Posted to dev@flink.apache.org by sunshun18 <su...@126.com> on 2022/12/05 03:54:38 UTC
Patch to support Parquet schema evolution
Hi there,
I find an null-value issue when using Flink to read parquet files with multi versions of schema (V1->V2->V3->..->Vn).
Assuming there are two fileds in given parquet schema as below, and filed F2 only exist in version 2.
Version1: F1
Version2: F1, F2
Currently the value of filed F2 will be empty when reading data from parquet file using schema version2.
I explore the implementation, and find Flink use a collection named `unknownFieldsIndices` to track the nonexistent fields, applied to all parquet files under given path.
I draft a patch to fix this issue with unit test.
https://issues.apache.org/jira/browse/FLINK-29527
https://github.com/apache/flink/pull/21149
As these PR is pending for a long time, I hope any commitor can help review it and provide any feedback if possible.
Thanks!
Shun
Re: Patch to support Parquet schema evolution
Posted by yuxia <lu...@alumni.sjtu.edu.cn>.
Hi, Shun.
Thanks for the contribution. I'll have a look first and then find some committers help review & merge.
Best regards,
Yuxia
----- 原始邮件 -----
发件人: "sunshun18" <su...@126.com>
收件人: "dev" <de...@flink.apache.org>
发送时间: 星期一, 2022年 12 月 05日 上午 11:54:38
主题: Patch to support Parquet schema evolution
Hi there,
I find an null-value issue when using Flink to read parquet files with multi versions of schema (V1->V2->V3->..->Vn).

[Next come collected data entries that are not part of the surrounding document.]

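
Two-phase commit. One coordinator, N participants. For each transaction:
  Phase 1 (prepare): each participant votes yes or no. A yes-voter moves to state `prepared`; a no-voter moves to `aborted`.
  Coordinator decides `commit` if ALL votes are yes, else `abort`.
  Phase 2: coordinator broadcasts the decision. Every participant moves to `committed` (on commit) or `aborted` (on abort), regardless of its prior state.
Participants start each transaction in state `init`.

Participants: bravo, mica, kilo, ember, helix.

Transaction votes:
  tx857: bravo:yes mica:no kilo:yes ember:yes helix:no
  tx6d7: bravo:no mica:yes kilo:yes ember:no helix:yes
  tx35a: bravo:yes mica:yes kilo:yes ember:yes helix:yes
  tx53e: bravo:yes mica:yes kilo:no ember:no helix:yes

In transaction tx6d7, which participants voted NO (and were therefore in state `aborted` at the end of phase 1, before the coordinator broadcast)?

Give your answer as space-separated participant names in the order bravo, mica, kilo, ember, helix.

Answer: bravo ember

Derivation:
Txn tx6d7 phase 1: bravo no -> aborted; mica yes -> prepared; kilo yes -> prepared; ember no -> aborted; helix yes -> prepared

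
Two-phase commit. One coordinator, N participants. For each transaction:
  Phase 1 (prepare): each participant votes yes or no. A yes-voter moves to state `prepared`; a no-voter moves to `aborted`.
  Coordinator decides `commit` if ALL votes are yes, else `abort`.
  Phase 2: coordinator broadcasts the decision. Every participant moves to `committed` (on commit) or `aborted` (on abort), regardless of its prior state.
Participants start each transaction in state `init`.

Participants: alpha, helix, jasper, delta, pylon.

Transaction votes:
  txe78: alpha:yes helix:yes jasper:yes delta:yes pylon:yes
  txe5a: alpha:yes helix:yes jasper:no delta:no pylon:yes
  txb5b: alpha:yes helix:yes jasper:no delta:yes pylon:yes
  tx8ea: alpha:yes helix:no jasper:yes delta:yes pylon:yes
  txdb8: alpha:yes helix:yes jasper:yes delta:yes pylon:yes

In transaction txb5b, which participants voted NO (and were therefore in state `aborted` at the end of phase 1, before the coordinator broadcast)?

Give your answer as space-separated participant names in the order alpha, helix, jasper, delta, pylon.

Txn txb5b phase 1: alpha yes -> prepared; helix yes -> prepared; jasper no -> aborted; delta yes -> prepared; pylon yes -> prepared

Answer: jasper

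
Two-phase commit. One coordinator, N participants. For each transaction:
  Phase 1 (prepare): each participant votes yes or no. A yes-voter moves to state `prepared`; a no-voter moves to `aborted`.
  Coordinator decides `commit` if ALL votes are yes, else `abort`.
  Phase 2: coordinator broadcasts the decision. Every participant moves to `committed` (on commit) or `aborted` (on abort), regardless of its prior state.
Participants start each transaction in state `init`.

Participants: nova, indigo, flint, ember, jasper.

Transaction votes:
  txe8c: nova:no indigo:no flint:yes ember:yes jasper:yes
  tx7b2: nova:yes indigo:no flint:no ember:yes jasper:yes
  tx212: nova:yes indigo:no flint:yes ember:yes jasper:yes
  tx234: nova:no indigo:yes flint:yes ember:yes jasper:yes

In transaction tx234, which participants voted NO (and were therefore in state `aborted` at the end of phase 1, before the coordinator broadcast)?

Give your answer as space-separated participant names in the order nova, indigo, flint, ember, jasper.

Txn tx234 phase 1: nova no -> aborted; indigo yes -> prepared; flint yes -> prepared; ember yes -> prepared; jasper yes -> prepared

Answer: nova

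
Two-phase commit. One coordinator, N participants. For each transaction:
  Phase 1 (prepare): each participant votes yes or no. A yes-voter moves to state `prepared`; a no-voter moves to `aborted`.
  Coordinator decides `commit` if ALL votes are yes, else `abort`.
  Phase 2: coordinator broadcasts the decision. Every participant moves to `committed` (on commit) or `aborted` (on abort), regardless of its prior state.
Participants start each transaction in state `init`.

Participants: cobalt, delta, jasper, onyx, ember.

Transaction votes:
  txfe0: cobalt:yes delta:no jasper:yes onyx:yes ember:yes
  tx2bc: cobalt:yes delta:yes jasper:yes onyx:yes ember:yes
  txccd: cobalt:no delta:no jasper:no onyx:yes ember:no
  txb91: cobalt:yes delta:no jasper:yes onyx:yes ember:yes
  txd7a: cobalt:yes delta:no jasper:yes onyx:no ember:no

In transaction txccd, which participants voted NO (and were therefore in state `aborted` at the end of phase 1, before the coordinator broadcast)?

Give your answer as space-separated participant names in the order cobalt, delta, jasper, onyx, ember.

Answer: cobalt delta jasper ember

Derivation:
Txn txccd phase 1: cobalt no -> aborted; delta no -> aborted; jasper no -> aborted; onyx yes -> prepared; ember no -> aborted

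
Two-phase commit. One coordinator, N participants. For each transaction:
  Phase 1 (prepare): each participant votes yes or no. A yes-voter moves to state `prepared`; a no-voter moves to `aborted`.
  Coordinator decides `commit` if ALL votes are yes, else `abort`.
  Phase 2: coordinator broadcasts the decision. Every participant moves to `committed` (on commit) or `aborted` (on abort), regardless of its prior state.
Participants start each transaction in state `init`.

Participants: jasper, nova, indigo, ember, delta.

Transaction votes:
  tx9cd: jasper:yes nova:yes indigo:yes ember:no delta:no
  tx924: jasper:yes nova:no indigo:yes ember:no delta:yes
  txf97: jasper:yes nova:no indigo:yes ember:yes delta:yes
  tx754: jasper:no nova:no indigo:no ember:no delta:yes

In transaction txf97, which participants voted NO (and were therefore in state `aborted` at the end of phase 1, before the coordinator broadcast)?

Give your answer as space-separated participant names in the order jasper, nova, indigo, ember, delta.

Txn txf97 phase 1: jasper yes -> prepared; nova no -> aborted; indigo yes -> prepared; ember yes -> prepared; delta yes -> prepared

Answer: nova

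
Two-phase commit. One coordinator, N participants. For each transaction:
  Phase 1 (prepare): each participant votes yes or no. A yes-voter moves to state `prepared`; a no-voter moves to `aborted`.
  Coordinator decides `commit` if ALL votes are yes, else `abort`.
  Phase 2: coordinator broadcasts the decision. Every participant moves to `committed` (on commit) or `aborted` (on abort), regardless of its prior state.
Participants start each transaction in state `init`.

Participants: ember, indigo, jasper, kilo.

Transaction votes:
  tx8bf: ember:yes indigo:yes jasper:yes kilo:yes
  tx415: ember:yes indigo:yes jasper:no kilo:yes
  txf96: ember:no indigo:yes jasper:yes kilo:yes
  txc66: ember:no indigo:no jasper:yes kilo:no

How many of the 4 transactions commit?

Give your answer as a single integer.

Answer: 1

Derivation:
tx8bf: all yes -> commit (commits=1)
tx415: no from jasper -> abort (commits=1)
txf96: no from ember -> abort (commits=1)
txc66: no from ember, indigo, kilo -> abort (commits=1)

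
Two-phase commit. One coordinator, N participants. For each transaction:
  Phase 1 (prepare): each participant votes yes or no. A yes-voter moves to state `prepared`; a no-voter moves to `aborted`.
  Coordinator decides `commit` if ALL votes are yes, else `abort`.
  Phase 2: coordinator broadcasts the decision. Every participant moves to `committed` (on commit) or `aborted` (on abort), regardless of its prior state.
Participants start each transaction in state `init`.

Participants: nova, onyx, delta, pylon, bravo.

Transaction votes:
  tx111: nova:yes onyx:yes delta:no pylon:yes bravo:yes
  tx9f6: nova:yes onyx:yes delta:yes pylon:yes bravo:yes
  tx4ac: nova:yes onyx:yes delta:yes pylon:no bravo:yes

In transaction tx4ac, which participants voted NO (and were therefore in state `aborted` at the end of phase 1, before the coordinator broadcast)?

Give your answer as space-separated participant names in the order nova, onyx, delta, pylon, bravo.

Answer: pylon

Derivation:
Txn tx4ac phase 1: nova yes -> prepared; onyx yes -> prepared; delta yes -> prepared; pylon no -> aborted; bravo yes -> prepared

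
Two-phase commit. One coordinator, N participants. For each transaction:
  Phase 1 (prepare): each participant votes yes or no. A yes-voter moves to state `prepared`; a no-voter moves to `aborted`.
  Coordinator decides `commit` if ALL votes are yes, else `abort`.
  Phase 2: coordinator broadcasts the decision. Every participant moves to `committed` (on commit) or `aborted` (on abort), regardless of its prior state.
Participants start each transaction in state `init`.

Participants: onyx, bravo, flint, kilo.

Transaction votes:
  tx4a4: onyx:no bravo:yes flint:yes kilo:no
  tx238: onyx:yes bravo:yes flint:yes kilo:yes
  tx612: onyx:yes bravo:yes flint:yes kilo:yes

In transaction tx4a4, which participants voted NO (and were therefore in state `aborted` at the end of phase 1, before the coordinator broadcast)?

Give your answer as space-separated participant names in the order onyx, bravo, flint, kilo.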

Assuming there are two fileds in given parquet schema as below, and filed F2 only exist in version 2.
Version1: F1
Version2: F1, F2
Currently the value of filed F2 will be empty when reading data from parquet file using schema version2.
I explore the implementation, and find Flink use a collection named `unknownFieldsIndices` to track the nonexistent fields, applied to all parquet files under given path.
I draft a patch to fix this issue with unit test.
https://issues.apache.org/jira/browse/FLINK-29527
https://github.com/apache/flink/pull/21149
As these PR is pending for a long time, I hope any commitor can help review it and provide any feedback if possible.
Thanks!
Shun